Here are a few quotes that I marked:
“Possession in the beat of the blood, but not in the heart.”
“…The city had been constructed for one class at the expense of another.”
“And he wanted to capture what he couldn’t keep, the fleeting, the transient.”
“And the memory of her spun through him like a wheel on an axle, around and around without any sign of slowing.”
“She looked at him directly when he spoke, as if seeking him out, as if trying to read everything he had ever been and ever would be.”
I sped through I See You by Clare Mackintosh like I was in a race. It was easy to get into, with a thrilling plot and conversational tone, so I couldn’t put it down beyond breaking for snacks.
As Zoe Walker is commuting home on the London Tube from her 9-5 job, she sees her photograph in the classifieds section of the newspaper. This both shocks and disturbs her because the advertisement seems to be for a dating service that she didn’t register for. The next day another woman’s photograph is in the ad followed by a different woman the day after that. When one of these photographed women winds up dead, Zoe begins to panic…
Readers are brought along on an eerie twist-filled ride as Zoe discovers what her photograph in the advertisement means and just how it got there without her consent.
A common theme in I See You is the idea of our routines, especially commuting to and from work each day. In particular, the things we don’t pay attention to because we’re each absorbed in our own thoughts as we’re trying to get from one place to the next, hopefully without delay. This really sparked my interest and Mackintosh spun a gripping story from it.
I had high expectations when I started reading because I loved I Let You Go (one of my favorite reads in 2016), which is another book by Clare Mackintosh.

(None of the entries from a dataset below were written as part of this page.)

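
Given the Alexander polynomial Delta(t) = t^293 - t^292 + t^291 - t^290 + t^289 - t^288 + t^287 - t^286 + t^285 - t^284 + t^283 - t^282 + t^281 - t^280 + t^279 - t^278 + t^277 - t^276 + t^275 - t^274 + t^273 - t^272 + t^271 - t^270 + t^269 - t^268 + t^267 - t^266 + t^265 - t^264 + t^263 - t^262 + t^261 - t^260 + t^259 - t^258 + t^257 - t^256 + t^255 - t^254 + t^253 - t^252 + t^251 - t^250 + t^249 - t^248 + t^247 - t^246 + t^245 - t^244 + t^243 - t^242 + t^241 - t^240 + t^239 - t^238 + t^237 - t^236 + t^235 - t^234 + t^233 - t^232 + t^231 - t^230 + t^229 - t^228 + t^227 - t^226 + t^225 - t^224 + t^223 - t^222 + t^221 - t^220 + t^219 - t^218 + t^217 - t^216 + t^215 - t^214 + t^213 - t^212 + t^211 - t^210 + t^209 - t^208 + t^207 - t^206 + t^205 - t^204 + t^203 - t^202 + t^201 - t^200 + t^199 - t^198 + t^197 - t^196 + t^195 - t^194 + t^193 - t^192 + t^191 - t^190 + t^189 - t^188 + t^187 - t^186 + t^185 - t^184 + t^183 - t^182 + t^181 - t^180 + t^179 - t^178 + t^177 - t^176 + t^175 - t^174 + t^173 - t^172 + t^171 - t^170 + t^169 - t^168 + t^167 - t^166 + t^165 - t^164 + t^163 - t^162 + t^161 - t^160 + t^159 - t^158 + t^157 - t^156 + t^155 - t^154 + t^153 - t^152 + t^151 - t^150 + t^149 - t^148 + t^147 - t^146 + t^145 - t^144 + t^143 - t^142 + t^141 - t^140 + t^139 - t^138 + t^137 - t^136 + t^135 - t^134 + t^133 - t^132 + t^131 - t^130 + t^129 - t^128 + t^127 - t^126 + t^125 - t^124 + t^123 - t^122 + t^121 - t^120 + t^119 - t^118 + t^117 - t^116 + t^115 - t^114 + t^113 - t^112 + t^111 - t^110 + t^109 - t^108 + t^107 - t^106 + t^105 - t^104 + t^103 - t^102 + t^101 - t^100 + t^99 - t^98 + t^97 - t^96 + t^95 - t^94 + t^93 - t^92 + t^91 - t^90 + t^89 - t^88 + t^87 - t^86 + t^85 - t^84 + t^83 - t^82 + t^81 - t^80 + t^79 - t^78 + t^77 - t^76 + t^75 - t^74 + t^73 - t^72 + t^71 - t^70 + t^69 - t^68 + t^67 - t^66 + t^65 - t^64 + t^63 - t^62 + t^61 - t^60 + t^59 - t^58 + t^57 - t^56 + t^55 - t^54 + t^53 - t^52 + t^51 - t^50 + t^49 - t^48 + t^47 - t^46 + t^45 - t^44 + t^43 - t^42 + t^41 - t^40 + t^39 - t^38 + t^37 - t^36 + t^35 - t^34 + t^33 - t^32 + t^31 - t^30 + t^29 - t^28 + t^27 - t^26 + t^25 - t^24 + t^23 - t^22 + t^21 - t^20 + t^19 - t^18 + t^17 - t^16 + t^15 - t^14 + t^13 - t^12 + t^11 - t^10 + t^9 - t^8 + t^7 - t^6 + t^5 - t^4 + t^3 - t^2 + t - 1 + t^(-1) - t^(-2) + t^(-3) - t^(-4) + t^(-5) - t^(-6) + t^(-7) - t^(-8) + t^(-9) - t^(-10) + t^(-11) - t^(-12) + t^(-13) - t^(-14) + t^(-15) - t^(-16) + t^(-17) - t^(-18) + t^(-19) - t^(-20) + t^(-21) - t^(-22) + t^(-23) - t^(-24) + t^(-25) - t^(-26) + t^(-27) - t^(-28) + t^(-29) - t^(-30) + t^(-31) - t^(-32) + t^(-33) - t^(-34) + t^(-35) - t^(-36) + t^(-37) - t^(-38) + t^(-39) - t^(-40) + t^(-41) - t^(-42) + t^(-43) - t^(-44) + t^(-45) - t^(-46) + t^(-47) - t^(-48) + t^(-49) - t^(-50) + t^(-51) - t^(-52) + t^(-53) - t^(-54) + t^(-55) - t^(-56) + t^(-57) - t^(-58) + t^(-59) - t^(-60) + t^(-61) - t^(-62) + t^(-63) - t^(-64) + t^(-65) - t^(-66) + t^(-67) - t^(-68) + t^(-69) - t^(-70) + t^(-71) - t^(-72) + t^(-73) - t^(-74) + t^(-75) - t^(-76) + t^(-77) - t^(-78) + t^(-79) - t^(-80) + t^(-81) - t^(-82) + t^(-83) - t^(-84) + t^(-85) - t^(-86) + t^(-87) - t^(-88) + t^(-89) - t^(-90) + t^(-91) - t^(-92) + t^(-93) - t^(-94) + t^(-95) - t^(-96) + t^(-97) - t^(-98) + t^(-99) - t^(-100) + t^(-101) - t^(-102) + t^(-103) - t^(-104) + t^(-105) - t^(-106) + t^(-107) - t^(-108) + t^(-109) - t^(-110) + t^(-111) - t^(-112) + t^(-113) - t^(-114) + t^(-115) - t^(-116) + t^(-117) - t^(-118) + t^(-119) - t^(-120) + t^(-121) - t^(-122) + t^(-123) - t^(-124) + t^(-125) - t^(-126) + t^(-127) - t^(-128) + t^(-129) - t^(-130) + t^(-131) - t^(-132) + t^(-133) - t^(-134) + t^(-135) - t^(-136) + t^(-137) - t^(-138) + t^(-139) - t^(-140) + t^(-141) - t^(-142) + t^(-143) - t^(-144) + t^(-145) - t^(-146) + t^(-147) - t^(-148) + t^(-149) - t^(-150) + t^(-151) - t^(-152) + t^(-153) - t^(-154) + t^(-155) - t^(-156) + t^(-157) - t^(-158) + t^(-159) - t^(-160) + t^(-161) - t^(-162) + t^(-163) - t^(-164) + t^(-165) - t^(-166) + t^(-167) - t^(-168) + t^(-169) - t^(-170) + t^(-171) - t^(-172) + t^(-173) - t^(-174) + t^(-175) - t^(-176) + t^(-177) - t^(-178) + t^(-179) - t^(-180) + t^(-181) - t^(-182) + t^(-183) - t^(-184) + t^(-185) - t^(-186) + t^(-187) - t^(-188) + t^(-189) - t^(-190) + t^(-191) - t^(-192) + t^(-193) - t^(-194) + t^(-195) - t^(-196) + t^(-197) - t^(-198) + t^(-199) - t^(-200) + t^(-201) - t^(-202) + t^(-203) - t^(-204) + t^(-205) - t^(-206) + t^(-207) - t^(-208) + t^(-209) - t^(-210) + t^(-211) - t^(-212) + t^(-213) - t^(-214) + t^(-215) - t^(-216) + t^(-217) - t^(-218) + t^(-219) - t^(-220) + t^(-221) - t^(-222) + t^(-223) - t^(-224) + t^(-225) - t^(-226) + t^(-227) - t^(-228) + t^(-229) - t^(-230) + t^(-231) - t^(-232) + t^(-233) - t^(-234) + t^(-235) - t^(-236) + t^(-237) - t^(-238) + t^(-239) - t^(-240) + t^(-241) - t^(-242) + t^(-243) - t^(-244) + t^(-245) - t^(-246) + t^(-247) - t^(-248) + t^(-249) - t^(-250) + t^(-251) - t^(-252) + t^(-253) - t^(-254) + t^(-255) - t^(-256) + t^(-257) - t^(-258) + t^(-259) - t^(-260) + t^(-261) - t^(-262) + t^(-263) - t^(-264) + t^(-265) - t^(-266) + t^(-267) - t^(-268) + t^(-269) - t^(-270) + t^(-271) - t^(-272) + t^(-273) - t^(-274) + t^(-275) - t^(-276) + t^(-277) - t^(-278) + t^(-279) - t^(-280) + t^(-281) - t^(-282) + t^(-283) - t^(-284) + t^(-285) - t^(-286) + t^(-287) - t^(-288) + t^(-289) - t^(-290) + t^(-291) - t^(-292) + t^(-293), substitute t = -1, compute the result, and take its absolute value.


Step 1: The polynomial has 587 terms with alternating signs, exponents from 293 down to -293.
Step 2: Substitute t = -1. The i-th term has coefficient (-1)^i and exponent (m-i),
  so its value is (-1)^i * (-1)^(m-i) = (-1)^m = -1 for every i.
Step 3: All 587 terms equal -1, so Delta(-1) = 587 * (-1) = -587
Step 4: |Delta(-1)| = 587

587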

I See You did not disappoint, although the plot twist wasn’t quite as stunning as the one in I Let You Go.
I definitely recommend I See You by Clare Mackintosh and if you haven’t already read it, I Let You Go as well! I can’t wait to see what she comes up with next.
The Last Good Girl by Allison Leotta hits home. These days the news is filled with stories of sexual assault on college campuses; Leotta has created a mystery novel that brings this issue to light through a gripping chase. I want to point out that this is the fifth book in the Anna Curtis series, however it’s the first one I’ve picked up and it was easy to read as a standalone.
Emily Shapiro, A freshman at Tower University, is excited to go to her first college party. A party filled with dancing, maybe a little drinking, and boys. Little does she know that the party won’t hold the happy memories she hopes for – instead she is drugged and raped. When Emily goes missing, prosecutor Anna Curtis is called in.
Emily was last seen on video running away from her accused rapist and the story spirals from there. The book is told from multiple perspectives. From Anna, from Emily’s video blogs leading up to the time she went missing, and from a freshman pledge in the fraternity where Emily was raped. These were really contrasting perspectives that gave the story some depth.
The Last Good Girl kept me hooked, because of the horrifying and terrible occurrences of sexual assaults on college campuses, and by the chase to find Emily. I definitely recommend this book (warning: there’s some graphic content) and would read another by Allison Leotta. I appreciate her ability to write a gripping mystery novel that brings attention to such a serious issue – for that, I want to thank her.